Much love to you in this lovely, love month....


me lovin on my lil' man:

Thursday, January 28, 2010

rest, rely, and relieve

Many changes are happening in our lives right now (my children and myself!) I am excited to move and be led by the Spirit as we make these changes. Change can be a blessing but it can also be challenging too! When it becomes a challenge I easily take my eyes off of the One who is bringing the blessing in my life. Distraction takes me away from the will of God and I am learning to work through the challenges by operating continually in the Spirit and by continually praying without ceasing! Those scripture on prayer seem to come alive as I am working through my day...staying in close communion with my Lord and Savior through prayer helps me to remember that He is always here with me and within me to rest in, rely on, and be relieved from the problems and struggles of this world......God bless you all and much love from me!

Thursday, January 7, 2010

Update

Hello everyone in blog world!!!

I am in MS right now, staying with friends. It is soooooo cold out here and we have a little bit of snow. The girls had fun playing in it....they stayed outside for quite a while!!
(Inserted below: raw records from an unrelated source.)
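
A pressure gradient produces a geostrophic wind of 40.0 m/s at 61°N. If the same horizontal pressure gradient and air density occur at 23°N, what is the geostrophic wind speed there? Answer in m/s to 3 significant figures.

With the same pressure gradient and density, V_g ∝ 1/f ∝ 1/sin φ.
V₂ = V₁ · sin φ₁ / sin φ₂ = 40.0 × sin 61° / sin 23°
V₂ = 40.0 × 0.8746/0.3907 = 89.5 m/s

89.5 m/s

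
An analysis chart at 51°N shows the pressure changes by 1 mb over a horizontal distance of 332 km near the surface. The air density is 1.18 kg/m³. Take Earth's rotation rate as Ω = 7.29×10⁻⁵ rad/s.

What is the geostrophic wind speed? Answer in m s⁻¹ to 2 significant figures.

Coriolis parameter at 51°N:
f = 2Ω sin φ = 2 × 7.29×10⁻⁵ × sin 51° = 1.13×10⁻⁴ s⁻¹
Pressure gradient: |∂P/∂n| = 100 Pa / 332000 m = 3.01×10⁻⁴ Pa/m
Geostrophic balance (pressure-gradient force = Coriolis force):
V_g = (1/(fρ)) |∂P/∂n| = 3.01×10⁻⁴ / (1.13×10⁻⁴ × 1.18) = 2.25 m/s

2.3 m s⁻¹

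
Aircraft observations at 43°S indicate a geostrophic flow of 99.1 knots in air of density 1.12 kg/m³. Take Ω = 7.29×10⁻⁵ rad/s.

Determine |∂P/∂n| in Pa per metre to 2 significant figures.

Coriolis parameter at 43°S:
f = 2Ω sin φ = 2 × 7.29×10⁻⁵ × sin 43° = 9.94×10⁻⁵ s⁻¹
Wind speed in SI: 99.1 knots = 51.0 m/s
Geostrophic balance rearranged: |∂P/∂n| = f ρ V_g
|∂P/∂n| = 9.94×10⁻⁵ × 1.12 × 51.0 = 5.68×10⁻³ Pa/m

5.7×10⁻³ Pa/m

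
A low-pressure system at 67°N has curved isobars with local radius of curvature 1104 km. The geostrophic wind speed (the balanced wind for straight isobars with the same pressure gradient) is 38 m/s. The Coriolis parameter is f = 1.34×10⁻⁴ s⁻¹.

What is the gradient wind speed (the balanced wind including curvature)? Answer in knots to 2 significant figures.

61 knots

Around a low, centrifugal force acts outward with Coriolis, so pressure-gradient force balances both:
(1/ρ)|∂P/∂n| = fV + V²/R  →  V² + fR·V − fR·V_g = 0
With fR = 1.34×10⁻⁴ × 1104×10³ m = 148 m/s:
V = [−fR + √((fR)² + 4 fR V_g)]/2 = [−148 + √(148² + 4×148×38)]/2 = 31.4 m/s
Subgeostrophic (V < V_g = 38 m/s), as expected around a low.
Converting: 31.4 m/s × 1.944 = 61 knots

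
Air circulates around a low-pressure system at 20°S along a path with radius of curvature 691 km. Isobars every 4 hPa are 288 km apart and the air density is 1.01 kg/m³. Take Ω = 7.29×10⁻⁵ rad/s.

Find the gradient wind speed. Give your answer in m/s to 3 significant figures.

18.1 m/s

Coriolis parameter at 20°S:
f = 2Ω sin φ = 2 × 7.29×10⁻⁵ × sin 20° = 4.99×10⁻⁵ s⁻¹
Pressure gradient: |∂P/∂n| = 400 Pa / 288000 m = 1.39×10⁻³ Pa/m
Geostrophic speed: V_g = |∂P/∂n|/(fρ) = 1.39×10⁻³/(4.99×10⁻⁵ × 1.01) = 27.6 m/s
Around a low, centrifugal force acts outward with Coriolis, so pressure-gradient force balances both:
(1/ρ)|∂P/∂n| = fV + V²/R  →  V² + fR·V − fR·V_g = 0
With fR = 4.99×10⁻⁵ × 691×10³ m = 34.5 m/s:
V = [−fR + √((fR)² + 4 fR V_g)]/2 = [−34.5 + √(34.5² + 4×34.5×27.6)]/2 = 18.1 m/s
Subgeostrophic (V < V_g = 27.6 m/s), as expected around a low.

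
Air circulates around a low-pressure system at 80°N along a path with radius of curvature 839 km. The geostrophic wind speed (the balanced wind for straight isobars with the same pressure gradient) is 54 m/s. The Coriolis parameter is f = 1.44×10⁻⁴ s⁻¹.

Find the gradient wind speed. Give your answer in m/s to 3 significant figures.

Around a low, centrifugal force acts outward with Coriolis, so pressure-gradient force balances both:
(1/ρ)|∂P/∂n| = fV + V²/R  →  V² + fR·V − fR·V_g = 0
With fR = 1.44×10⁻⁴ × 839×10³ m = 121 m/s:
V = [−fR + √((fR)² + 4 fR V_g)]/2 = [−121 + √(121² + 4×121×54)]/2 = 40.5 m/s
Subgeostrophic (V < V_g = 54 m/s), as expected around a low.

40.5 m/s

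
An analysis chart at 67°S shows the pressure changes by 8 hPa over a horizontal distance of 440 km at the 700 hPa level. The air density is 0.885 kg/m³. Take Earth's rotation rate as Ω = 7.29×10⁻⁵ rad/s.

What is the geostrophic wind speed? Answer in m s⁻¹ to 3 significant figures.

Coriolis parameter at 67°S:
f = 2Ω sin φ = 2 × 7.29×10⁻⁵ × sin 67° = 1.34×10⁻⁴ s⁻¹
Pressure gradient: |∂P/∂n| = 800 Pa / 440000 m = 1.82×10⁻³ Pa/m
Geostrophic balance (pressure-gradient force = Coriolis force):
V_g = (1/(fρ)) |∂P/∂n| = 1.82×10⁻³ / (1.34×10⁻⁴ × 0.885) = 15.3 m/s

15.3 m s⁻¹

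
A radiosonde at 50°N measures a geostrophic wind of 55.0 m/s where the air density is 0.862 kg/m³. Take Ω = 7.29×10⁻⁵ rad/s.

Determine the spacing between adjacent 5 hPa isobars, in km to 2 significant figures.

94 km

Coriolis parameter at 50°N:
f = 2Ω sin φ = 2 × 7.29×10⁻⁵ × sin 50° = 1.12×10⁻⁴ s⁻¹
Geostrophic balance rearranged: |∂P/∂n| = f ρ V_g
|∂P/∂n| = 1.12×10⁻⁴ × 0.862 × 55.0 = 5.30×10⁻³ Pa/m
Isobar spacing: Δn = ΔP/|∂P/∂n| = 500 Pa / 5.30×10⁻³ Pa/m = 94425 m ≈ 94 km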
Here's a brief update of what we've been up to:

-We stayed in Columbus, GA for two weeks and spend Christmas with friends. I would love to post photos but am at the library right now and unable to do it. Post pics later...

-We celebrated New Years Eve at a friends church and stayed at her beautiful cabin...lots of fun. The kids went hiking the next day and I took the little ones on a walk around the woods.

-We have been going to AWANA here in MS and the kids have been doing some schoolwork and going to the library/storytime. I've been able to go to appointments and to the gym with one or two kids and leaving the others at my friend's house to play or take naps....

-Been learning how to "Hear the Voice of God", a book by Joyce Meyer...and continuing to seek Him as this deployment drags on.

-I hope to continue to work out here and join a worship dance group in NC when I get back.

Well I must go get the kids now. We have free membership at the YMCA because of P's deployment so we are gonna go there....

Hope to write more soon and post pics of our adventures here and in GA.